Branchenexperten hatten deswegen spekuliert, Clement würde zwar keine Ministererlaubnis erteilen, dafür den Verlagen ein Zusammengehen künftig erleichtern. Holtzbrinck hätte dadurch die Möglichkeit, den Tagesspiegel sozusagen kurzfristig auszulagern, um die Übernahme der Berliner Zeitung unter Dach und Fach zu bringen.

Ist Gerckens nur ein Strohmann?

Diese salomonische Lösung hätte einen Vorteil: Für den Fall, dass Clement die Übernahme erlauben würde, hatte der Axel Springer Verlag  die Schließung seiner Tageszeitung "Die Welt" angedroht. Holtzbrinck drohte zurück: Sollte er dem Kauf nicht zustimmen, sähe sich das Verlagshaus gezwungen, seinerseits den "Tagesspiegel" einzustellen.
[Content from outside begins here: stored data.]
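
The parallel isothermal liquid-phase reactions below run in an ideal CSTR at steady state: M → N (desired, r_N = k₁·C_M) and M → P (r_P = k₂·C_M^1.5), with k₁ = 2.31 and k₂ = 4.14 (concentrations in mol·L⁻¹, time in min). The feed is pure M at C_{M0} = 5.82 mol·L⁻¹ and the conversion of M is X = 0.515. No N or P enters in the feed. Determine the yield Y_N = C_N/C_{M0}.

0.128

Exit C_M = C_{M0}(1−X) = 5.82×0.485 = 2.823 mol·L⁻¹.
A CSTR operates uniformly at the exit composition, giving r_N = 6.520 and r_P = 19.63 (each k·C_M^n at C_M = 2.823).
Fraction of consumed M going to N: r_N/(r_N+r_P) = 0.2493.
C_N = 0.2493·C_{M0}·X = 0.2493×5.82×0.515 = 0.747 mol·L⁻¹; Y_N = C_N/C_{M0} = 0.128.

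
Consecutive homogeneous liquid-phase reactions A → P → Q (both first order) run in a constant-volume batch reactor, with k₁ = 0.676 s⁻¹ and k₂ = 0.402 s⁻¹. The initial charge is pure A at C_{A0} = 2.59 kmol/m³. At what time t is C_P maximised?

1.90 s

Setting dC_P/dt = 0 gives t_opt = ln(k₂/k₁)/(k₂−k₁).
= ln(0.402/0.676)/(0.402−0.676) = ln(0.5947)/-0.2740 = -0.5197/-0.2740 = 1.90 s.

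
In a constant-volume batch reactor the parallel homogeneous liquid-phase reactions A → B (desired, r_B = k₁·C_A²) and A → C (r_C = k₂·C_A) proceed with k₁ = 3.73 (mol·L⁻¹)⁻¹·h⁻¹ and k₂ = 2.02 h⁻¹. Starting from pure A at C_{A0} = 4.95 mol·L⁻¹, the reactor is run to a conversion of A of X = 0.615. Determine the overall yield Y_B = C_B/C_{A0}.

C_A = C_{A0}(1−X) = 1.906 mol·L⁻¹.
Along a PFR/batch, dC_C/dC_A = −r_C/(r_B+r_C) = −k₂/(k₂+k₁·C_A).
Integrating from C_{A0} to C_A: C_C = (2.02/3.73)·ln[(2.02+3.73·4.95)/(2.02+3.73·1.91)] = 0.5416·ln(20.48/9.128) = 0.4377 mol·L⁻¹.
Then C_B = (C_{A0}−C_A) − C_C = 3.044 − 0.4377 = 2.607 mol·L⁻¹.
Y_B = C_B/C_{A0} = 2.607/4.95 = 0.527.

0.527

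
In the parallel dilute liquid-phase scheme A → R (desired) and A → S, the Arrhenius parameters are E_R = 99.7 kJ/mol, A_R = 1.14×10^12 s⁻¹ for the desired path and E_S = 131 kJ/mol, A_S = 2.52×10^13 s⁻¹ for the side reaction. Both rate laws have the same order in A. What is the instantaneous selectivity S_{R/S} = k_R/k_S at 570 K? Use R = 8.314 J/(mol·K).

With equal orders, S_{R/S} = k_R/k_S = (A_R/A_S)·exp[(E_S−E_R)/(RT)].
(E_S−E_R)/(RT) = (131−99.7)×10³/(8.314×570) = 31300/4739 = 6.605.
k_R/k_S = (1.14×10^12/2.52×10^13)·exp(6.605) = 0.04524 × 738.6 = 33.4.
Since E_R < E_S, lowering the temperature improves selectivity toward R.

33.4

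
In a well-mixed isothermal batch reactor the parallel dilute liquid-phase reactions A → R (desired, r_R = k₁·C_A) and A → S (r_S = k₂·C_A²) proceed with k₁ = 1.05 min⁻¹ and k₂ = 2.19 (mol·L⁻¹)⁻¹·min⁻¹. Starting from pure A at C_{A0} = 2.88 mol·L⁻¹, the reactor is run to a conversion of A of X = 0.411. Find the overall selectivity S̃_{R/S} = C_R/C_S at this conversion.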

Nun muss auch der Verkauf des "Tagesspiegels" an Gerckens einer kartellrechtlichen Prüfung standhalten, die vermutlich aber keine Beanstandungen ergeben wird, da Gerckens kein Verleger ist. "Es ist aber zu prüfen, ob er als Strohmann auftritt", so Medienexperte Röper. Der Vorgang zeige, dass die Verlage das bestehende Kartellrecht "nicht ernst nehmen" und umgehen wollten.

Die Vorwürfe weist Holtzbrinck naturgemäß "mit aller Entschiedenheit" zurück: "Gerckens ist ein selbständiger und unabhängiger Unternehmer. Zudem einer der profiliertesten Köpfe in der Medienbranche", sagte Aschermann.

Auch der bei der Veräußerung leer ausgegangene Bauer-Verlag kritisiert die Entscheidung der Stuttgarter: Damit sehen wir unsere Bedenken gegen den Verkaufsprozess bestätigt", sagte Bauer-Sprecher Andreas Fritzenkötter.

Holtzbrinck habe den "Tagesspiegel" offenkundig nicht wirklich verkaufen wollen. Sowohl andere Bieter als auch das Wirtschaftsministerium wurden an der Nase herumgeführt", so der Sprecher.

Der Süddeutsche Verlag hatte einen Euro geboten

Mit den anderen Bietern meint Fritzenkötter zum Beispiel den Süddeutschen Verlag, Herausgeber der "Süddeutschen Zeitung", der für das Blatt einen symbolischen Euro geboten hatte. Den gleichen Betrag hätte auch die Südwestdeutsche Medien Holding gezahlt. Mitgeboten haben darüber hinaus der Münchner Verleger Dirk Ippen und die Berliner Beteiligungsgesellschaft Econa.

Clement hatte nämlich vor einer Ministererlaubnis die Bedingung gestellt, es müsse nach einem Käufer für den "Tagesspiegel" gesucht werden. Laut Holtzbrinck jedoch sei niemand bereit gewesen, die damit verbundenen Bedingungen zu erfüllen, etwa eine Bestandssicherung für die Zeitung. Diese sei jetzt nicht mehr aktuell, sagte Aschermann.

Was nicht unbedingt heißen muss, dass Gerckens demnächst damit beginnt, den "Tagesspiegel" abzuwickeln. Nach eigenen Angaben sieht er als Neuverleger, mehr Chancen als Risiken. "Die vorhandenen Probleme werde ich unter Beibehaltung der sehr guten Positionierung des "Tagesspiegels" und seiner Tochtergesellschaften mit der erfahrenen Mannschaft meistern können."